Topologische Isolatoren aus amorphem Metamaterial
Verknüpfte Kreisel liefern neuen Ansatz für vielseitiges Materialsystem.
Topologische Isolatoren bilden eine noch sehr junge Materialklasse, die in sich scheinbar widersprüchliche Eigenschaften kombinieren. So können diese Metamaterialien elektrischen Strom an ihrer Oberfläche gut leiten, verhalten sich im Innern aber wie ein Isolator. Bisher bestehen topologische Isolatoren aus streng geordneten, kristallinen Schichten. Doch auch ungeordnete, amorphe Materialien sollen prinzipiell topologische Isolatoren bilden können, wie jetzt Forscher der University of Chicago berichten. Mit komplexen Simulationen und Experimenten mit miteinander verknüpften, rotierenden Kreiseln konnten sie zeigen, dass trotz einer Anordnung der Kreisel in einem willkürlichen, ungeordneten System ein Verhalten auftrat, dass die Möglichkeit neuartiger topologischer Isolatoren ohne einen geordneten inneren Aufbau nahelegt.

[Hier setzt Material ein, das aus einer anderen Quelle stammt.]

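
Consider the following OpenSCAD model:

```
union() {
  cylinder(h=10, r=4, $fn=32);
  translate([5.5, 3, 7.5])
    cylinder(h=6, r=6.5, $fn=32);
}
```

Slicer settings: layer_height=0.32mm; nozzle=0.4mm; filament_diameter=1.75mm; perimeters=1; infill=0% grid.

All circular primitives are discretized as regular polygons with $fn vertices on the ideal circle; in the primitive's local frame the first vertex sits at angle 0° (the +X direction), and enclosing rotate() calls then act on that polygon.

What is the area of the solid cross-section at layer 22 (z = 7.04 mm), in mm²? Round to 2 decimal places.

49.94 mm²

At z = 7.04 mm: the r=4 cylinder contributes a regular 32-gon of circumradius 4 (area = (32/2)·4.000²·sin(360°/32) = 49.94 mm²); the cylinder at (5.5, 3) is not intersected at this z (z outside [7.5, 13.5]); Combining (union): only the r=4 cylinder is present, so the union is just that shape — area = 49.94 mm². Overall, the cross-section is a single solid region. Net area = 49.94 mm².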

Abb.: Mechanisches Modell für eine topologischen Isolator aus mit Federn verknüpften rotierenden Kreiseln. (Bild: N. Mitchell, U. Chicago)
Noah Mitchell und seine Kollegen wählten mit Federn verknüpfte Kreisel als eine ideale Plattform, um die Physik von topologischen Metamaterialien zu untersuchen. Mit diesem mechanischen System konnten die Forscher das Wechselspiel von Atomen und Elektronen in einem topologischen Isolator simulieren. So stabilisierten sich die rotierenden Kreisel – angetrieben mit kleinen Elektromotoren – an jeweils festen Positionen. Ein Verhalten, dass dem eines elektrischen Isolators ohne Fähigkeit zur Stromleitung entsprach.
Danach reichte eine kleine Störung des Systems aus, damit die am Rand angeordneten Kreisel ins Trudeln gerieten und mehr Raum für sich beanspruchten. Dieses Trudeln setzte sich völlig selbstständig in Form einer Welle fort und breitete sich über die Kreisel an den Rändern im Uhrzeigersinn aus. Die Kreisel im Innern des Systems verharrten dabei stabil an ihren Positionen. In diesem Verhalten sehen die Forscher ein Analogon zu einem topologischen Isolator mit einer ausgeprägten elektrischen Leitfähigkeit an seiner Oberfläche.
Abb.: Simulation der umlaufende Welle in einem System miteinander gekoppelter Kreisel. (Bild: N. Mitchell, U. Chicago)
Bisher gingen die Forscher davon aus, dass dieses verblüffende kollektive Verhalten auf der streng symmetrischen Anordnung der Kreisel wie die Atome in einem Kristallgitter beruhte. Darauf änderten sie sowohl in ihren Simulationen als auch im Experiment die Positionen der mit Federn verknüpften Kreisel, die sich nun an völlig willkürlich gewählten Plätzen ohne jede Ordnung wie in einem amorphen Festkörper ohne Kristallstruktur befanden. Zur Überraschung der Wissenschaftler bildete sich wieder eine umlaufende Welle trudelnder Kreisel aus. „So konnten wir zeigen, dass die topologischen Eigenschaften auch in komplett amorphen Strukturen auftreten können“, sagt Mitchell.
Dieses Modell beruhte auf einer mechanischen Kopplung von Kreiseln. Aber nach Aussage der Forscher seien die so gewonnenen theoretischen und experimentellen Erkenntnisse allgemein gültig und könnten beispielsweise auf elektronische und photonische Materialien übertragen werden. „Unsere Ergebnisse könnten fundamentale Auswirkungen auf das Design und die Fertigung von topologischen Materialien haben“, sagt Mitchell.
In weiteren Versuchen wollen die Wissenschaftler ein analoges Verhalten auch in elektronischen und photonischen Metamaterialien untersuchen. Dieser Ansatz könnte den Weg zur Fertigung topologischer Isolatoren aus ungeordneten, amorphen Materialien ebnen. Diese ließen sich dann vielleicht sogar über einen Prozess der Selbstorganisation günstig in großer Menge produzieren.